Après la déposition de ce témoin très honorable, la cause était entendue n’est- il pas vrai ?
On avait cité comme témoin la somnambule extra-lucide de Nancy qui avait indiqué l’endroit où on retrouverait le cadavre de M. Cadiou. Belle réclame pour cette dame à laquelle la justice donne un brevet de pythonisse en réclamant son audition pour accabler l’ingénieur Pierre.
Il y eut au cours des débats des incidents amusants, témoin celui concernant l’expertise des souliers du mort. Un expert le docteur Rousseau fait connaitre à l’audience qu’au moment où on déshabilla le corps de M. Cadiou pour l’autopsie, les souliers portaient encore des débris de coton. C’était donc la preuve que le malheureux sortait de l’usine quand il fut assassiné. Grosse émotion ! On extrait de la caisse contenant les pièces à conviction les souliers du mort, auxquels adhèrent encore des fibres de coton. Tout à l’heure M. Henri Robert trouvera dans le rapport d’un autre expert-chimiste M. Kohn-Abrest que celui-ci avait nettoyé avec un tampon d’ouate les chaussures de M. Cadiou. C’était exact et Kohn-Abrest auquel les souliers seront présentés ensuite reconnaitra que l’ouate qui adhère au cuir est celle du tampon dont il s’était servi.
Vendredi M. Cazenavette procureur de la République terminait son réquisitoire commencé la veille en déclarant avoir l’impression personnelle que Pierre était coupable, mais il ne s’étonne, pas que beaucoup de bons esprits aient conçu une opinion contraire en présence de tant d’obscurités et de contradictions.
M. Henri Robert a une manière brève et redoutable de plaider et il a entre les mains l’argument décisif ; l’alibi attesté par des témoins dont nous reconnaissons la loyauté et l’intelligence.
M. Henri Robert. Messieurs les jurés, l’affaire Pierre sera terminée ce soir ; je dis l’affaire Pierre et non l’affaire Cadiou. Celle-là continuera. La justice a dix ans pour rechercher le vrai coupable.
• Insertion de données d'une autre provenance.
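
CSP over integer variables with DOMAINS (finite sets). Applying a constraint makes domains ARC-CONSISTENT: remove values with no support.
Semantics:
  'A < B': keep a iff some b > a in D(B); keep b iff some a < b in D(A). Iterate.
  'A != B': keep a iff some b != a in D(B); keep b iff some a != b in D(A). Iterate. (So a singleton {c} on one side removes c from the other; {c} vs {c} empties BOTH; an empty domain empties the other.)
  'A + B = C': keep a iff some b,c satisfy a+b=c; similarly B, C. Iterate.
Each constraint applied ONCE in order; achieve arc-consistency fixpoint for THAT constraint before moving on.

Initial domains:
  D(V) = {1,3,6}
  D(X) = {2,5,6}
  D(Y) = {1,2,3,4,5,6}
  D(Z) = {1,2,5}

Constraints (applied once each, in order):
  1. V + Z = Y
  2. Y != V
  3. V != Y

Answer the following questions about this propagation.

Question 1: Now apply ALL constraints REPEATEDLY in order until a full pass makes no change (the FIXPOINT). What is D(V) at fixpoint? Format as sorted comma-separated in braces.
pass 0 (initial): D(V)={1,3,6}
pass 1: V {1,3,6}->{1,3}; Y {1,2,3,4,5,6}->{2,3,4,5,6}
pass 2: no change
Fixpoint after 2 passes: D(V) = {1,3}

Answer: {1,3}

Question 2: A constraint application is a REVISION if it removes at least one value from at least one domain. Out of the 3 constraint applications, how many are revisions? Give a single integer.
Constraint 1 (V + Z = Y) on D(V)={1,3,6} D(Z)={1,2,5} D(Y)={1,2,3,4,5,6}: V {1,3,6}->{1,3}; Y {1,2,3,4,5,6}->{2,3,4,5,6} => REVISION
Constraint 2 (Y != V) on D(Y)={2,3,4,5,6} D(V)={1,3}: no change => not a revision
Constraint 3 (V != Y) on D(V)={1,3} D(Y)={2,3,4,5,6}: no change => not a revision
Total revisions = 1

Answer: 1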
Quant à l’accusé d’aujourd’hui, sa cause n’a-t-elle pas été déjà jugée et décidés en sa faveur ?
Lorsque les magistrats de Brest, librement, spontanément, ont en 1914 mis Pierre en liberté, ils ont par cela même avoué le doute qui obsédait leurs consciences.
La défense ne s’est permis qu’une hypothèse ; était-il donc si invraisemblable d’admettre d’autres coupables que l’ingénieur ?
M. Henri-Robert cite ici le mot du député Cloarec : « Cadiou a été tué par des ennemis politiques. » Il le rapproche du propos tenu par M. Legrand, le prête-nom du Boche Temming : « Il faut que Cadiou disparaisse par tous les moyens ». Ne peut-on pas se demander si la main de l’Allemand n’est pas dans ce crime ?
Cadiou, a sans doute payé de sa vie sa résolution ferme et déjà en partie réalisée de ne plus être l’associé, c’est-à-dire l’esclave des Allemands !
Lorsque M. Henri-Robert se rassied, Pierre se lève à son tour, il est pour la première fois visiblement ému :
Messieurs les jurés, dit-il, je jure devant Dieu et sur la tête de mon enfant que je suis innocent.
A 15 heures, le jury entre dans la chambre de ses délibérations.
Un quart d’heure plus tard, il rentre en séance. L’ingénieur Pierre est acquitté. Malgré l’avis donné par le président, des applaudissements éclatent, bruyants et répétés. Et ce fut la fin de ce long procès, puisqu’il a duré plus de 6 ans.